Let's get this party started.

Here we go! Welcome to Test Drive Kitchen: Passover 2008 Edition. For the next ten days, I will be sharing tips on healthy, delicious, and affordable meals to enjoy during Passover. Why am I doing this? Simply put, this is my all time favorite holiday. It has always meant time spent with my extended family -and believe me, they are a fun bunch. We've had some hiliarious moments over the years during this holiday, and I will share a few with you this week. Also, growing up in a very non-Jewish area of New Jersey, I was often the only kid in the cafeteria with matzoh for lunch. Needless to say, being different wasn't always so easy. I can't help but think back to that time and marvel at my parents. I give them a lot of credit for infusing my sister and I with a strong committment to our Jewish identities.

Passover Basics: The Dos & Don'ts

(the following information was found on www.rabbinicalassembly.org - the Rabbinical Assembly website.)

Let's get this out of the way and start with what we can't have:

Say goodbye (for the week) to leavened bread, cakes, biscuits, crackers, cereal, coffees containing cereal derivatives, wheat, barley, oats, spelt, rye, and all liquids containing ingredients or flavors made from grain alcohol. Pasta is considered leavened, so that's a no-no, too.

Now, as a Jewish person from Eastern European descent (aka Ashkenazi), I will add a few other items to this list. They are: rice, corn, millet, and legumes (although string beans are okay.) This also means no items with corn sweetners, corn oil or soy oil. If you are a Jewish person of Spanish descent (aka Sephardic), you are free to enjoy these products during Passover.

So, what does that leave us with? Well, EVERYTHING!! Fresh fruits and vegetables, poultry, meat, fish, dairy products. Basically, Passover is a great opportunity to kick processed foods out of your life and embrace whole foods. Now do you see why I love this holiday?

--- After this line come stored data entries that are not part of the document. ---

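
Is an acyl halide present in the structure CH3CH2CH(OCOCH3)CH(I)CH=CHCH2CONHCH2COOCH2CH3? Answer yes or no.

pendant –OC(=O)CH3: an acyloxy group → ester.
halogen on an sp³ carbon → alkyl halide.
C=C double bond → alkene.
–C(=O)–N– linkage → amide (the N is not an amine).
–C(=O)OCH2CH3: carbonyl C bonded to C and to –OEt → ester.
The groups actually present are: alkene, alkyl halide, amide, ester.

no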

I will admit, there are some real challenges. Breakfast is notoriously tough. During the rest of the year, oatmeal is part of my morning ritual. This week, I'll be sharing recipes that focus on fruit, yogurt or eggs. Another task to tackle is packing lunches for your kids. It's definitely a time to get creative.

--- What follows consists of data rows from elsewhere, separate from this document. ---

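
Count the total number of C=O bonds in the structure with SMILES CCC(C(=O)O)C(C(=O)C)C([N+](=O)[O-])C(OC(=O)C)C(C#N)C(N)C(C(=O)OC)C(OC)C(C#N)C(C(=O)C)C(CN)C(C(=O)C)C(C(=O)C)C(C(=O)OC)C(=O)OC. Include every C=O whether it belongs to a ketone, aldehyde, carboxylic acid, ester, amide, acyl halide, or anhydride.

CH(COOH): carboxylic acid, 1 C=O (running total 1).
CH(COCH3): ketone, 1 C=O (running total 2).
CH(OCOCH3): ester, 1 C=O (running total 3).
CH(COOCH3): ester, 1 C=O (running total 4).
CH(COCH3): ketone, 1 C=O (running total 5).
CH(COCH3): ketone, 1 C=O (running total 6).
CH(COCH3): ketone, 1 C=O (running total 7).
CH(COOCH3): ester, 1 C=O (running total 8).
COOCH3: ester, 1 C=O (running total 9).

9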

I bet you wondering why I haven't mentioned matzoh yet. I will confess something to you. I like matzoh. I think it's very tasty. However, matzoh does not like me. Around the third day of Passover, my body starts fighting it (I won't go into details, but a few of you know what I'm talking about.) With that being the case, my hubby and I have only purchased one box of egg matzoh to get us through the holiday. Because I'm not a baker, I probably will not buy matzoh flour. If you're here to find out 1, 003 ways to make a meal with matzoh, you're out of luck.

What you will find here are meals made with real, unprocessed ingredients. You may discover a new vegetable or two along the way.

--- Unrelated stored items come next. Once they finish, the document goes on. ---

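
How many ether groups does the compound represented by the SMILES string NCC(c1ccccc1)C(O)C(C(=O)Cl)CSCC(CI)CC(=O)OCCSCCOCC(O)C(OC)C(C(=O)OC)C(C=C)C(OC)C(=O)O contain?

3

–NH2 on an sp³ carbon with no adjacent C=O → amine.
pendant –C6H5: benzene ring → arene.
–OH on an sp³ carbon → alcohol (secondary).
pendant –C(=O)X: carbonyl C bonded to C and halogen → acyl halide.
C–S–C linkage → sulfide (thioether).
pendant –CH2X: halogen on sp³ carbon → alkyl halide.
–C(=O)–O–C with C on the carbonyl side → ester.
C–S–C linkage → sulfide (thioether).
C–O–C with sp³ carbons on both sides and no adjacent C=O → ether.
–OH on an sp³ carbon → alcohol (secondary).
pendant –OCH3: C–O–C with sp³ C, no adjacent C=O → ether.
pendant –COOCH3: carbonyl C bonded to C and –OCH3 → ester.
pendant –CH=CH2: C=C double bond → alkene.
pendant –OCH3: C–O–C with sp³ C, no adjacent C=O → ether.
–COOH: carbonyl C bonded to –OH and C → carboxylic acid (the –OH is not a separate alcohol).
Ether appears at: CH2OCH2, CH(OCH3), CH(OCH3) → 3.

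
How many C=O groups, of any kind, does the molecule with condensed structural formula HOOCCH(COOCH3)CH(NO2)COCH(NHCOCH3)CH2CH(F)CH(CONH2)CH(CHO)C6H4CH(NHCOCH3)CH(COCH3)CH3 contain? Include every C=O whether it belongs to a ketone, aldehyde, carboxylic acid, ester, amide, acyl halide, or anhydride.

8

HOOC: carboxylic acid, 1 C=O (running total 1).
CH(COOCH3): ester, 1 C=O (running total 2).
CO: ketone, 1 C=O (running total 3).
CH(NHCOCH3): amide, 1 C=O (running total 4).
CH(CONH2): amide, 1 C=O (running total 5).
CH(CHO): aldehyde, 1 C=O (running total 6).
CH(NHCOCH3): amide, 1 C=O (running total 7).
CH(COCH3): ketone, 1 C=O (running total 8).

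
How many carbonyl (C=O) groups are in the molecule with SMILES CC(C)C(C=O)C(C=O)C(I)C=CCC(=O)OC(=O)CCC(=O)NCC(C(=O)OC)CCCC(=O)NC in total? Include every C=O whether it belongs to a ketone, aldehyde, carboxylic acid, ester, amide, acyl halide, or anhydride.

CH(CHO): aldehyde, 1 C=O (running total 1).
CH(CHO): aldehyde, 1 C=O (running total 2).
CH2CO-O-COCH2: anhydride, 2 C=O (running total 4).
CH2CONHCH2: amide, 1 C=O (running total 5).
CH(COOCH3): ester, 1 C=O (running total 6).
CONHCH3: amide, 1 C=O (running total 7).

7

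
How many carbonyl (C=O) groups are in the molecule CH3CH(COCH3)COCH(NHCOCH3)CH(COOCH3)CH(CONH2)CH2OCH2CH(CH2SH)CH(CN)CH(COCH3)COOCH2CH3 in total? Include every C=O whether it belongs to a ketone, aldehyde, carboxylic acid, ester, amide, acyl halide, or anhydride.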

To all my new friends checking out this blog during Passover: Thank you for stopping by! I hope you take a few helpful tips and maybe a few recipes away from here. Please feel free to email me or leave a comment if you have any questions or just want to say hello.

To my blogger friends: Even if you don't observe Passover, I really appreciate you taking the time to read about something new! Please feel free to ask me any questions about the holiday or why we're doing this.

1 comment:

Ricki said...

Hey Karen,
What a wealth of information! Well done. Looking forward to seeing how you handle this sometimes tricky holiday (and don't forget, you ARE allowed quinoa!).

Have a very happy, healthy Passover!